Upland OL User community

SOLVED: XML exported with illegal characters in vbscript

In my workflow I have created a script that merges several smaller XML files into 1 big XML file.
The merging works fine but afterwards I noticed that it contains illegal characters like a ’ (which should be converted into '). Note that the source XML does not contain these characters.

I have found some additional code on internet to save it in a different way but unfortunately this has no effect for the output. Here is a small snippet for just loading and saving a XML file:

Dim SourceXML
Set SourceXML = CreateObject("MSXML2.DomDocument.6.0")

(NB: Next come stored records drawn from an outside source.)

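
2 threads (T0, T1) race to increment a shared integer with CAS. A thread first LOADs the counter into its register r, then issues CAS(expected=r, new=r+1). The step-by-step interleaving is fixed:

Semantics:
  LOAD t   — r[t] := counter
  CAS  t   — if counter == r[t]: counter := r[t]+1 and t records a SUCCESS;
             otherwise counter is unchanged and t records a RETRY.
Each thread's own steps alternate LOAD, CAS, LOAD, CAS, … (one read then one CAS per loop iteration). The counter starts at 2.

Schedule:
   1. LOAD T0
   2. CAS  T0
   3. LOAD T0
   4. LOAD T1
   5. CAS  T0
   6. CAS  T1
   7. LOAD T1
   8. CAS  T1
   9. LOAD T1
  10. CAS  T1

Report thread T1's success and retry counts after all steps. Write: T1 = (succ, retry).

   1) LOAD T0:  M=2  r_T0=2
   2) CAS  T0:  M=3  r_T0=2 ✓
   3) LOAD T0:  M=3  r_T0=3
   4) LOAD T1:  M=3  r_T1=3
   5) CAS  T0:  M=4  r_T0=3 ✓
   6) CAS  T1:  M=4  r_T1=3 ✗
   7) LOAD T1:  M=4  r_T1=4
   8) CAS  T1:  M=5  r_T1=4 ✓
   9) LOAD T1:  M=5  r_T1=5
  10) CAS  T1:  M=6  r_T1=5 ✓

T1 = (2, 1)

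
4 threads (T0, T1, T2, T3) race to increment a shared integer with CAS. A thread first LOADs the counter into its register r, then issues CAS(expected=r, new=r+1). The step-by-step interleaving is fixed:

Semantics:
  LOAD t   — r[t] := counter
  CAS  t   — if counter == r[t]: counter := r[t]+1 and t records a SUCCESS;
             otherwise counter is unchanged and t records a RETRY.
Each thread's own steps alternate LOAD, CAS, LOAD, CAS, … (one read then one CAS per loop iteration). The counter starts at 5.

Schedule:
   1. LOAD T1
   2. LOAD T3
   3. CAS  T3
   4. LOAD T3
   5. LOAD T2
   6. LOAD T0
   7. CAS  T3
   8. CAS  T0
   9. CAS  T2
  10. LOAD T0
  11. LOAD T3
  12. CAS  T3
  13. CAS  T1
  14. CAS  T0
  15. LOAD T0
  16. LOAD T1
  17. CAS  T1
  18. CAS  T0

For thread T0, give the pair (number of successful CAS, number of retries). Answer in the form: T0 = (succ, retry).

#1 T1 reads 5
#2 T3 reads 5
#3 T3 CAS(5→6) writes; counter now 6
#4 T3 reads 6
#5 T2 reads 6
#6 T0 reads 6
#7 T3 CAS(6→7) writes; counter now 7
#8 T0 CAS(6→7) fails; counter now 7
#9 T2 CAS(6→7) fails; counter now 7
#10 T0 reads 7
#11 T3 reads 7
#12 T3 CAS(7→8) writes; counter now 8
#13 T1 CAS(5→6) fails; counter now 8
#14 T0 CAS(7→8) fails; counter now 8
#15 T0 reads 8
#16 T1 reads 8
#17 T1 CAS(8→9) writes; counter now 9
#18 T0 CAS(8→9) fails; counter now 9

T0 = (0, 3)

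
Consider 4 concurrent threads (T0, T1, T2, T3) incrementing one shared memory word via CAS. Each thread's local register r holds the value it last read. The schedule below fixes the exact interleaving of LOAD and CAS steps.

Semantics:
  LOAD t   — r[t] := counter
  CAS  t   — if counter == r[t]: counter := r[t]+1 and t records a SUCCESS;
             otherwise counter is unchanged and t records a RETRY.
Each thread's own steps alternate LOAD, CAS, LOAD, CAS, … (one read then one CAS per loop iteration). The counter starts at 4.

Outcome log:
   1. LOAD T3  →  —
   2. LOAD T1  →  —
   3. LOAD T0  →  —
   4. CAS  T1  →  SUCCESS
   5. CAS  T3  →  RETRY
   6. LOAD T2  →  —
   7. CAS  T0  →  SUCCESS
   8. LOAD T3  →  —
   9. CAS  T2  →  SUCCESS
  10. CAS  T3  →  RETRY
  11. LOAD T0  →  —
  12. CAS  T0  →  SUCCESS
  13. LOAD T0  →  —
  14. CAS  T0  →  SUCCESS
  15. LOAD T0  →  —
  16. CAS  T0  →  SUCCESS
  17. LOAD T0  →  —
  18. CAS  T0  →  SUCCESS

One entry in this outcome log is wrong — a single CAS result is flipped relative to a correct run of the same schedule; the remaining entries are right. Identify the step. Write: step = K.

Re-executing:
1. LOAD T3 → mem=4 r[T3]=4 [LOAD]
2. LOAD T1 → mem=4 r[T1]=4 [LOAD]
3. LOAD T0 → mem=4 r[T0]=4 [LOAD]
4. CAS T1 → mem=5 r[T1]=4 [OK]
5. CAS T3 → mem=5 r[T3]=4 [RETRY]
6. LOAD T2 → mem=5 r[T2]=5 [LOAD]
7. CAS T0 → mem=5 r[T0]=4 [RETRY]
8. LOAD T3 → mem=5 r[T3]=5 [LOAD]
9. CAS T2 → mem=6 r[T2]=5 [OK]
10. CAS T3 → mem=6 r[T3]=5 [RETRY]
11. LOAD T0 → mem=6 r[T0]=6 [LOAD]
12. CAS T0 → mem=7 r[T0]=6 [OK]
13. LOAD T0 → mem=7 r[T0]=7 [LOAD]
14. CAS T0 → mem=8 r[T0]=7 [OK]
15. LOAD T0 → mem=8 r[T0]=8 [LOAD]
16. CAS T0 → mem=9 r[T0]=8 [OK]
17. LOAD T0 → mem=9 r[T0]=9 [LOAD]
18. CAS T0 → mem=10 r[T0]=9 [OK]
Flip is step 7.

step = 7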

if SourceXML.Load(full_path_to_source_file) then
        FormatDocToFile SourceXML, full_path_to_output_file
end if

Sub FormatDocToFile(xmlDom , sFileName)
    Set strm = CreateObject("ADODB.Stream")
    With strm
        .Type = 1 'adTypeBinary
        set writer = CreateObject("Msxml2.MXXMLWriter")
        With writer
            .omitXMLDeclaration = False
            .standalone = True
            .byteOrderMark = False
            .encoding = "ISO-8859-1"
            .indent = True
            .output = strm
            .disableOutputEscaping = False
            set reader = CreateObject("Msxml2.SAXXMLReader.6.0")
            With reader
                Set .contentHandler = writer
                Set .dtdHandler = writer
                Set .errorHandler = writer
                .putProperty "http://xml.org/sax/properties/lexical-handler", writer
                .putProperty "http://xml.org/sax/properties/declaration-handler", writer
                .parse xmlDom
            End With
        End With

        .SaveToFile sFileName, 2
    End With
End Sub

The source XML for example contains this tag:

<equiptype>20&apos; Tank Container</equiptype>

The output file will contain:

<equiptype>20' Tank Container</equiptype>

Is there a way to make sure that illegal characters are properly converted in my output file?

Couldn’t you simply use the Save() method from the DOMDocument object?


// Create object and load job file
var myXML = new ActiveXObject("MSXML2.DomDocument.6.0");

// Add some random element to the existing XML DOM
var newNode = myXML.createNode(NODE_ELEMENT, "SomeDummyElement", "");

// Save the file

That method preserves the escaped version of characters that have to be escaped.
(That example is in JS, by the way… I really try not to do VB anymore… :stuck_out_tongue: )

Unfortunately that does not work. I used your example, removed the code in the middle as I only want to use the load and the save to make sure that the issue is with either the load or the save or both.
I assume the load function will create an XML tree where it also translates any html characters into regular characters and the save would be responsible to do the reverse.
Unfortunately the reverse does not happen and a ’ (single quote) is not translated back into ’ (sorry, the editor automatically translates the full character & apos; into the single quote)
when the XML is saved and thus generates an invalid XML.

Well as soon as you use the DOM to manipulate the XML, then some transformation occurs. In this case, escaped characters that are not mandatory (i.e. that are not required by XML to be escaped) are converted to their text equivalent (&apos; is not a mandatory escape sequence in XML).

So your only option to prevent that from happening would be to process those files as pure text files. But that is going to make your process a bit more complex because you will have to insert elements as text (including the appropriate XML syntax), as opposed to inserting an XML structure.

Thank you for the clarification.
I was totally sure that this was an illegal character but it is not. It is only illegal when using attributes and only if there is already a ’ (single quote) character there. For tag values it is recommended to be converted but not required.
I will leave my code then as is.